THEATER REVIEW: ‘WAITING FOR LEFTY’
Call to strike: Ivy Tech production packs a punch
By Doris Lynch H-T Reviewer
April 17, 2012
Under Paul Daily’s fine direction, this first production by Ivy Tech Community College, “Waiting for Lefty,” energetically presented a classic from the 1930s, a time period that shares many similarities with our own. In short but powerful vignettes, 14 (mostly young) actors offered strong performances of workers debating the pros and cons of a strike. Also included were stories of a doctor and a chemist fighting against an unfair system, and risking their livelihoods in the process.
Setting the mood, the ushers wore knickers, suspenders, old-fashioned dress shirts and caps. Nathaniel Alcock (Fayette) played banjo and harmonica while belting out Woody Guthrie and other Depression-era folk songs.
The playwright Odets designed the clever staging: actors stationed among audience members, where they shouted out opinions, disputes, ayes and nays. Dismantling the fourth wall worked well by involving the audience and inspiring the actors to really feel their roles.
Somewhat disorienting was the beginning, in which there was no clear demarcation between when the play officially started and when characters finished greeting each other at a union meeting.
Ian Martin (Fatt), with his booming voice and commanding presence, made anti-strike Fatt a believable and intimidating foe of the pro-strike contingent.
As Agate Keller, Jacob Duffy Halbleib was particularly memorable, using his body to express urgency and to rally the taxi drivers to vote for the strike.
Saturday night, several actors’ dialogue seemed rushed, but everyone delivered their lines with strong feeling. Daily’s direction placed several characters almost in each other’s faces, close enough to spit their arguments at each other.
In fact, this yelling and tension led to some fist pummeling. Two fight scenes were executed efficiently and dramatically under Adam Nobel’s fight choreography.
Two particularly moving vignettes involved family scenes. In the first Edna (Patricia Rochell) passionately presses her husband, Joe, (played forcibly by Ian Ketcham) to fight for the union because the 5 bucks a week he’s making now will soon become only $3. And their two children already suffer from rickets from lack of milk.
A welcome romantic interlude between Florence (Cara Thompson) and Sid (Nick Johnson) makes upfront and personal Odets’ message that poor pay hurts everyone. Thompson’s Florence shows a caring, strong woman. As Sid, Johnson displays a tender kindness and an almost repressed longing. Their love becomes palpable in a dance scene. Heartbreakingly, both are smart enough to realize that a marriage between them won’t work unless they can earn a living wage.
John Whikehart played a conflicted Barnes, a doctor who emphasized that medical care was not under the control of doctors. He tries to persuade young, idealistic Dr. Benjamin (David Chervony) that he needs to compromise to survive in the working world, but Benjamin rebuffs him.
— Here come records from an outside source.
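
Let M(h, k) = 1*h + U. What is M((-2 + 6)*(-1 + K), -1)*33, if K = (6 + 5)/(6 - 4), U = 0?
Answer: 594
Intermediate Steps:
K = 11/2 ≈ 5.5000
M(h, k) = h (M(h, k) = 1*h + 0 = h + 0 = h)
M((-2 + 6)*(-1 + K), -1)*33 = ((-2 + 6)*(-1 + 11/2))*33 = (4*(9/2))*33 = 18*33 = 594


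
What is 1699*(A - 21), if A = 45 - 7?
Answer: 28883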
Barbara Abbott’s costumes captured the ’30s street urchin look and businessman attire of that era including skinny, polka-dotted ties and a pork-pie hat.
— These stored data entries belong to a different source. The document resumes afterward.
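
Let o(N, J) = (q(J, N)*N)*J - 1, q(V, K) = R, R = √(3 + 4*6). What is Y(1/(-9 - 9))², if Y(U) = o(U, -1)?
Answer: (6 - √3)²/36 ≈ 0.50598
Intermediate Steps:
R = 3*√3 (R = √(3 + 24) = √27 = 3*√3 ≈ 5.1962)
q(V, K) = 3*√3
o(N, J) = -1 + 3*J*N*√3 (o(N, J) = ((3*√3)*N)*J - 1 = (3*N*√3)*J - 1 = 3*J*N*√3 - 1 = -1 + 3*J*N*√3)
Y(U) = -1 - 3*U*√3 (Y(U) = -1 + 3*(-1)*U*√3 = -1 - 3*U*√3)
Y(1/(-9 - 9))² = (-1 - 3*√3/(-9 - 9))² = (-1 - 3*√3/(-18))² = (-1 - 3*(-1/18)*√3)² = (-1 + √3/6)²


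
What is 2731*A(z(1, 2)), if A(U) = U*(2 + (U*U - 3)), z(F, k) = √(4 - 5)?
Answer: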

Shane Cinal transformed the Waldron’s Rose Firebay into a palette of light and dark grays: bricks, an American flag, and a Transportation Union insignia completed the wall decor.
Ivy Tech’s rendition of “Lefty” was stirring as people all around you — even next to you — demanded a strike or urged caution. These actors — some of them first-timers — gave fine performances. For political theater with punch and relevance, go see this show.
If you go
WHO: Ivy Tech Community College.
WHAT: “Waiting for Lefty,” a play by Clifford Odets.
WHEN: 7:30 p.m. Wednesday-Saturday; 2 p.m. Saturday. WHERE: Ivy Tech John Waldron Arts Center’s Rose Firebay, 122 S. Walnut St., Bloomington.
TICKETS: $15 general admission and $5 for students/seniors; available at the Buskirk-Chumley box office at 114 E. Kirkwood Ave., 812-323-3020, or by visiting www.bctboxoffice.com.